Many former greats feel that this behavioural degeneration is a result of the commercialisation of cricket. “Where is professionalism in a player using cuss words on the field?” asked Kapil Dev.
“Deplorable,” said Bishan Singh Bedi, ever the traditionalist. “It ought to be condemned, not highlighted.” He makes a strong plea for protecting the cricket culture on the field.
The Indian Premier League (IPL) showcases some of the best talent in the business. The dressing room is said to be a classroom where domestic players interact with international stars. The lessons learnt at the ‘nets' add to the players' learning process. “Where do they learn to behave so poorly then?” wondered former Test allrounder Madan Lal.
Some of the acts of “showmanship” are clearly rehearsed. They are contrived for the television audience but are far too animated for the spectators in the stands. Here, it is pertinent to note that similar gestures, offending, to say the least, are not seen during domestic matches, whether televised or not.

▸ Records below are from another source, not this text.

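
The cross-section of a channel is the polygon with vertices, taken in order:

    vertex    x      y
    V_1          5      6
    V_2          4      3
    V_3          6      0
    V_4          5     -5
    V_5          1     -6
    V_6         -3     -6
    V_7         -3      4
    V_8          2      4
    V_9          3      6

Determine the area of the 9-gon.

84

Cross-terms: -9, -18, -30, -25, -24, -30, -20, 0, -12  ⇒  Σ = -168
Area = |Σ|/2 = 84.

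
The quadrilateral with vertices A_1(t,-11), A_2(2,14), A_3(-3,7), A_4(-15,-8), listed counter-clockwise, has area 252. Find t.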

The official broadcaster has not helped either by focusing on the celebrations at a dismissal or a victory.
“They should shut out such poor behaviour,” demanded Bedi. A good suggestion, indeed, provided the director of the telecast took the desired step to “censor” such ‘live' shots.
According to a veteran from the broadcasting field, it is difficult to suddenly switch from the action spot. “The camera will search for a reaction shot, after a century, a crucial wicket. If the player hurls abuses, the cameraman can do little because there is no warning for him to move the camera. The camera will try to capture aggression on the field.”

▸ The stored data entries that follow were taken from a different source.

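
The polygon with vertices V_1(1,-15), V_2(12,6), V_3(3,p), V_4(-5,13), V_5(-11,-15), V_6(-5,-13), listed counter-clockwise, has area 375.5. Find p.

10

Write out the shoelace sum; only the two edges meeting at V_3 involve p:
2·Area = [(12·p − 3·6) + (3·13 − (-5)·p)] + 560
       = 17·p + 581 = 751
⇒ p = 10.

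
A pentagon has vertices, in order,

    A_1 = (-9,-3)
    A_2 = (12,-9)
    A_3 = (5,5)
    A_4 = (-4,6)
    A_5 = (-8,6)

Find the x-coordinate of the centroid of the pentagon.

Apply Gauss's area formula. First the cross-terms c_i = x_i·y_{i+1} − x_{i+1}·y_i:
  117, 105, 50, 24, 78  ⇒  2A = 374, A = 187.
Then Σ (x_i + x_{i+1})·c_i = 572, so x̄ = 572 / (6·187) = 26/51.

26/51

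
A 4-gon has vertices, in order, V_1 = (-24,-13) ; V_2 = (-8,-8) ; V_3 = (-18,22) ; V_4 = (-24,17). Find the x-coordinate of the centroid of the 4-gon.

-3838/213

Apply the shoelace formula. First the cross-terms c_i = x_i·y_{i+1} − x_{i+1}·y_i:
  88, -320, 222, 720  ⇒  2A = 710, A = 355.
Then Σ (x_i + x_{i+1})·c_i = -38380, so x̄ = -38380 / (6·355) = -3838/213.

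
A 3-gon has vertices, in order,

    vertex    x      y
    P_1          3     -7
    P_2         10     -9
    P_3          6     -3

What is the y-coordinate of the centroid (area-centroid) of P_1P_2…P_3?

-19/3

Apply Gauss's area formula. First the cross-terms c_i = x_i·y_{i+1} − x_{i+1}·y_i:
  43, 24, -33  ⇒  2A = 34, A = 17.
Then Σ (y_i + y_{i+1})·c_i = -646, so ȳ = -646 / (6·17) = -19/3.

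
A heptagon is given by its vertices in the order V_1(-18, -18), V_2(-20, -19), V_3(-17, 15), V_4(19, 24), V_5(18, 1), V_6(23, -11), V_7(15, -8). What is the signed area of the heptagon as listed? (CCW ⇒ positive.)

Apply the surveyor's formula: 2A = Σ (x_i·y_{i+1} − x_{i+1}·y_i), indices taken mod 7.
Σ = (-18) + (-623) + (-693) + (-413) + (-221) + (-19) + (-414) = -2401
Signed area = Σ/2 = -1200.5 (negative ⇒ clockwise traversal).

-1200.5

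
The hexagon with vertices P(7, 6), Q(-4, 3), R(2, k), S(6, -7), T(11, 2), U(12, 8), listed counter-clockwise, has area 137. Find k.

-8

The doubled signed area Σ (x_i y_{i+1} − x_{i+1} y_i) is linear in k.
With k=0 it equals 194; the coefficient of k is -10 (from the two edges through R).
So -10·k + 194 = 2·137 = 274 ⇒ k = -8.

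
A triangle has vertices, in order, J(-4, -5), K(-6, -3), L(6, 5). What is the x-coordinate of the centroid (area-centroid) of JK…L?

-4/3

Apply Gauss's area formula. First the cross-terms c_i = x_i·y_{i+1} − x_{i+1}·y_i:
  -18, -12, -10  ⇒  2A = -40, A = -20.
Then Σ (x_i + x_{i+1})·c_i = 160, so x̄ = 160 / (6·(-20)) = -4/3.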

Kapil argued, “Aggression doesn't mean becoming abusive. This is unacceptable because kids are watching the match along with their family. Cricket culture needs to be preserved and it certainly doesn't teach you to abuse your opponent. It was not so rampant in our time.”
The Australians and South Africans were known to sledge but not let out expletives the way it is done now.
“It's time the administrators stepped in to stop this rubbish. Tomorrow someone may hit someone. If you can abuse in the heat of the moment, then someone can hit you too,” said Madan.
How did the great West Indian fast bowlers of the '70s and '80s react? “They never abused,” recalled Madan.
“If you irritated them, the next ball would come at 160.”
An emotional outburst is understandable, but not repeated abusive behaviour.
These former stars rightly countered, asking why the interactions with great players on and off the field did not improve their conduct.
One can't remember players like Sachin Tendulkar, Rahul Dravid, Anil Kumble, V.V.S. Laxman, Virender Sehwag and M.S. Dhoni ever using foul language even in private conversations, let alone on the field.
“I would expect some of the mentors or the franchise to step in and take firm steps to stop this. You are not setting a good example by abusing your own colleague just because he is playing for some other franchise,” said Kapil.
But why indulge in such crass celebration at all? Kapil said, “I am reminded of what Bishan paaji once said. ‘They use profanities in utter disbelief. Even they can't believe they have taken a wicket, a catch or made a century'. I agree with him.”
The former players are hoping that the Board and IPL General Council would step in soonand stop such kind of behaviour.
“I am surprised there is a fine for dissent at the umpire's decision but nothing for using abusive language,” said Kapil.
I am sure the match referees are also watching this. Celebrating is something beautiful to watch. Every player has a distinct style of celebration. Can anyone take pride in an expletive-laden celebration?” asked Kapil.
Now the ball is in the court of the Board and the official broadcaster — whether to shut out the abusive style of celebration or penalise the player/franchisee appropriately.